Что ж, по крайности, комбинация типическая начиналась ходом парадоксальным. Куда остроумней обычного приема “я-знойная-вакханка-бери-меня-скорей”. Отперев дверь, я невежливо проскользнул в комнату первым, щелкнул выключателем, осмотрелся. Пропустил Дженни.

— Кажется, — сказал я, — на свете существует некто, нарицаемый Рюйтером. И некто, с ним удравший... О, сколь изобретательны людская молва и клевета!

— Дэйв, я не говорю, что сохранила девственность.

— И?

— Я побывала замужем и дочь родила, и разок-другой спала с мужчиной, которого не звали Гербертом Дреллем. Очаровательным, заботливым и весьма, весьма настойчивым человеком. А бедная дурочка сперва решила, что привлекла его неотразимой внешностью и душевным изяществом.

Женевьева говорила с откровенной — или деланной — горечью.

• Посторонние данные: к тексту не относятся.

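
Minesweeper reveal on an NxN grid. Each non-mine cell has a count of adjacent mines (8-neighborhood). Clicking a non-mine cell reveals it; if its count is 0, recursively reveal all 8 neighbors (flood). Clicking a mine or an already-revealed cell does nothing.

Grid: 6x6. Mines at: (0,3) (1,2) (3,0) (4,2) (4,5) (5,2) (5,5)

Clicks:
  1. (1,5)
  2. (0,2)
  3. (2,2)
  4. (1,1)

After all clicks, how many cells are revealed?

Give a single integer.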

— Однажды вечером, когда мы с мужем собирались отправиться в ресторан, я дожидалась его со службы, приоделась, приготовилась — а в последний миг раздался обычный звонок из лаборатории. Герберт не трудился говорить со мною сам, это неизменно поручалось помощникам. Задержится допоздна, ужин отменяется... И я буквально разъярилась. И вызвала Ганса, и поужинала с ним, а потом к нему же и поехала...

Она помолчала и закончила:

— Согласись, Дэйв, это не совсем равняется обдуманному, преднамеренному, рассчитанному до мелочей обольщению... А каково впервые в жизни соблазнять человека да еще, если почти не знакома с ним и не веришь ни единому его слову?

— Благодарствуйте.

— Не верю. И не притворяюсь, будто верю. Ты не с умеренно желанной женщиной переспать явился, а долг исполнить. Перед работодателями своими — кем бы те ни были. Разузнать кое-что любопытное надеешься.

Она лукаво подняла ресницы. Я отмолчался. Дженни вздохнула и сказала:

— Я и Гансу не верила, но убедила себя, что влюблена. Так и легче казалось, и пристойнее... Ведь не скажешь человеку: я с тобой обнимаюсь, ибо мужа пришибить готова, а кроме тебя — никого под рукой не нашлось.

Я хмыкнул.

— В долгий же ты пустилась путь за субъектом, не стоившим ни внимания, ни доверия. Кстати, не по этому ли поводу потребуется помощь, а?

— Возможно, только давай отложим подробный разговор. Не слишком романтический предмет, клянусь... Сейчас тебя, видимо, полагается, ловить в силки страсти, а не утомлять жалобами.

Она помедлила.

— Дэйв...

— Да?

— Будь хорошим, — произнесла Дженни тихо. — Поиграй немножко, ну хоть притворись. Ты правительственный агент, с головы до пят. И знать не желаешь, как я смущена. Помоги чуточку... Ну, не стой же столбом! Прикажешь раздеваться и нырять под одеяло? Или сперва немного выпьем?

— Лучше заранее выясним, за какую именно помощь ты самоотверженно платишь собственным неопытным телом.

Раздраженно хмыкнув, Женевьева сказала:

— Нет, воистину хорош! Я просто надеюсь, у Клевенджера достанет совести не оказаться вовсе неблагодарным. А Клевенджер подозревает, что попрошу об услуге немыслимой. Успокойся... Не потребую больше, чем... стоит одна-единственная ночь. И не заблуждаюсь на свой счет: проведя пятнадцать лет замужем за сухарем, считающим секс гораздо скучней и никчемней ученых занятий, вряд ли посмела бы заломить за предлагаемые услуги непомерную цену...

Я разглядывал Дженни с возраставшим уважением и мерзким предчувствием, что вся эта чепуха может возводиться на прочном фундаменте чистейшей правды. Вопрос: какой именно правды?